WEEKLY BRIEFING: Businessman Has Time For Pursuit of Lost Art

Randy Burning appears to run counter clockwise. Rather than move from garage to storefront, Burning closed his Santa Monica shop two years ago and moved his clock repair business into his home. And rather than focus on the new generation of timepieces, he specializes in restoration and repair of 17th, 18th and 19th century grandfather clocks. Working out of a studio in his Chatsworth home has given Burning the flexibility to spend time with his family and lead short-term missions for his church while working on an art he loves.



"I got into the business 18 years ago. I was managing a jewelry store in Santa Monica at the time and our clock maker wanted to retire. After spending a year trying to replace him, I decided to learn clock making and repair from him.

"The restoration and repair of clocks is a dying art. There's really no one in the wings to continue on the art of repairing. We live in a disposable world and when things break people throw them away and buy a new one. But I enjoy taking something of value and age and restoring it to something that's close to its original condition.

"I work on American and European clocks which date back to as early as the 17th century. I used to work on a lot of smaller clocks, but my business has shifted so that grandfather clocks are 90 percent of my business. Grandfather clocks are taller, heavier and stand on the floor.

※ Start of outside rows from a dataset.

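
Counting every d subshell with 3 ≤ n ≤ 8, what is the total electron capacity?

A d subshell (ℓ = 2) exists for every n ≥ 3, so shells n = 3, 4, 5, 6, 7, 8 each contribute one — 6 subshells.
Since each d subshell holds 2(2·2+1) = 10 electrons, the total is 6 × 10 = 60.

60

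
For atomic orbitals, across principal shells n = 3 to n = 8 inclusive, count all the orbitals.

Shell n has n² orbitals: 3²=9 + 4²=16 + 5²=25 + 6²=36 + 7²=49 + 8²=64 = 199 orbitals.

199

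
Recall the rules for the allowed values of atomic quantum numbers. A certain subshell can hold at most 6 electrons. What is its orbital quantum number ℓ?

2(2ℓ+1) = 6 ⇒ 2ℓ+1 = 3 ⇒ ℓ = 1.

ℓ = 1 (p)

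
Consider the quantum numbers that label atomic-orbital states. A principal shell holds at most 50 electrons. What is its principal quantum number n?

2n² = 50 ⇒ n² = 25 ⇒ n = 5.

n = 5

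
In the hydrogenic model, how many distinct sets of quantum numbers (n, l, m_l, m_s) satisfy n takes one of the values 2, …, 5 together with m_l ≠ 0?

80

Treat each shell separately and count matching orbitals:
n=2 → 2; n=3 → 6; n=4 → 12; n=5 → 20.
Orbitals: 2 + 6 + 12 + 20 = 40. Including both spin states (m_s = ±1/2) gives 2 × 40 = 80 states.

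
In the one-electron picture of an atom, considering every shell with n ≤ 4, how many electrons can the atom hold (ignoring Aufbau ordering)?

60

Total orbitals = 1² + 2² + 3² + 4² = 30. Doubling for spin gives 60 electrons.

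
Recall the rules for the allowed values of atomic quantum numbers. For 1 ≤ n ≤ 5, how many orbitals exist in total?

55

Total orbitals = 1² + 2² + 3² + 4² + 5² = 55.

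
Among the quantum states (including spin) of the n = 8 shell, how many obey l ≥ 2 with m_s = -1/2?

60

The (l, m_l) pairs meeting l ≥ 2 give: l=2 → 5; l=3 → 7; l=4 → 9; l=5 → 11; l=6 → 13; l=7 → 15.
Orbitals: 5 + 7 + 9 + 11 + 13 + 15 = 60. With m_s fixed to a single value there is one state per orbital, giving 60 states.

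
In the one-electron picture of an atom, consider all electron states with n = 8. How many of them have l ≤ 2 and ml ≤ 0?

For n = 8, l ranges over 0 … 7.
Contributions: l=0 → 1; l=1 → 2; l=2 → 3.
Orbitals: 1 + 2 + 3 = 6. Each orbital carries two spin states, so 6 × 2 = 12 states.

12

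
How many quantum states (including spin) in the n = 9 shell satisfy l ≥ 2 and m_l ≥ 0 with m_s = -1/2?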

"Most people remember their parents or grandparents having a clock in their home, and can recall exactly what it sounded like. A clock is a memorable and also functional part of the home.

"About 70 percent of my customers want to fix an item that has been in their family for generations. I also work with interior decorators, design companies and antique dealers. I usually charge $295 to $495 for repair, which takes about 2 to 3 weeks.

"There's always work, but things go in cycles. There's always a rush before the holidays, when customers know that family are coming over and they want to see Grandmother's clock up and running.

"A grandfather clock only needs repair every 7 years, so repeat business is slim. I may only see a customer three times in their lifetime. But I advertise and have good word of mouth.

"Finding materials for clocks from the 17th century, like a missing part or cabling, is difficult. Also, antique glass is rare so sometimes I have to compromise on that.

"Nowadays the art of clock making has become like an assembly line as opposed to master craftsmanship. And some people don't want to bother with a grandfather clock's once-a-week winding."